Browse Prior Art Database

Automatic Correction of Mangled Hyperlinks and Other Document Corruptions, with Optional Prompting

IP.com Disclosure Number: IPCOM000016023D
Original Publication Date: 2002-Sep-15
Included in the Prior Art Database: 2003-Jun-21

Publishing Venue

IBM

Abstract

This invention pertains to automated correction of the most common forms of corruption in markup language documents, to improve the user’s online experience. More particularly, it provides automated correction, with optional user prompting, of mangled URLs, block text with insertion markers, formatted columnar plain text, and so forth, in HTML that got corrupted in the conversion from rich text to plain text and/or from plain text to rich text. There are a variety of ways in which a URL passed from one user to another in the data payload portion of email, quoted replies to email, newsgroup postings, web forums and so forth can become mangled and therefore unusable without an exacting series of manual operations too tedious for most users.

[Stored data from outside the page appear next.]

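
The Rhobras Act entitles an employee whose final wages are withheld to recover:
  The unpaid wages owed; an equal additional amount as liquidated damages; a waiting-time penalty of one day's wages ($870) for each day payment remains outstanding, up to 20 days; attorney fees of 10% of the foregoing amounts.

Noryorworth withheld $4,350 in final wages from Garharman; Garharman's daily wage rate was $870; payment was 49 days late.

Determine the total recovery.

$28,710

Liquidated damages (equal amount): $4,350
Penalty days: min(49, 20) = 20
Waiting-time penalty: 20 × $870 = $17,400
Subtotal: $4,350 + $4,350 + $17,400 = $26,100
Attorney fees: 10% of $26,100 = $2,610
Total award: $26,100 + $2,610 = $28,710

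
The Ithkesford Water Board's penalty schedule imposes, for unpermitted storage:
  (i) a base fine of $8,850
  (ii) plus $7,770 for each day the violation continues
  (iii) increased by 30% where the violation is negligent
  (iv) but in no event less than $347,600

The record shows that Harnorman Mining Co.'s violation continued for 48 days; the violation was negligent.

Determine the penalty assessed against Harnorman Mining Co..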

The problem is first illustrated with respect to email. Many email users use plain-text email programs (such as Netscape) that remove or alter formatting when cutting and pasting from a rich-text source, such as a web page. Such programs frequently insert line breaks into the text in an attempt to regulate line length. The algorithm employed evidently scans for “word” breaks such as a space or punctuation mark to select a line-break insertion point that will not disrupt the text too badly. Stuffing a line break into a URL, however, breaks up the URL. (Similarly, stuffing a line break into columnar text such as an unformatted table makes the table unreadable; there are myriad other examples.)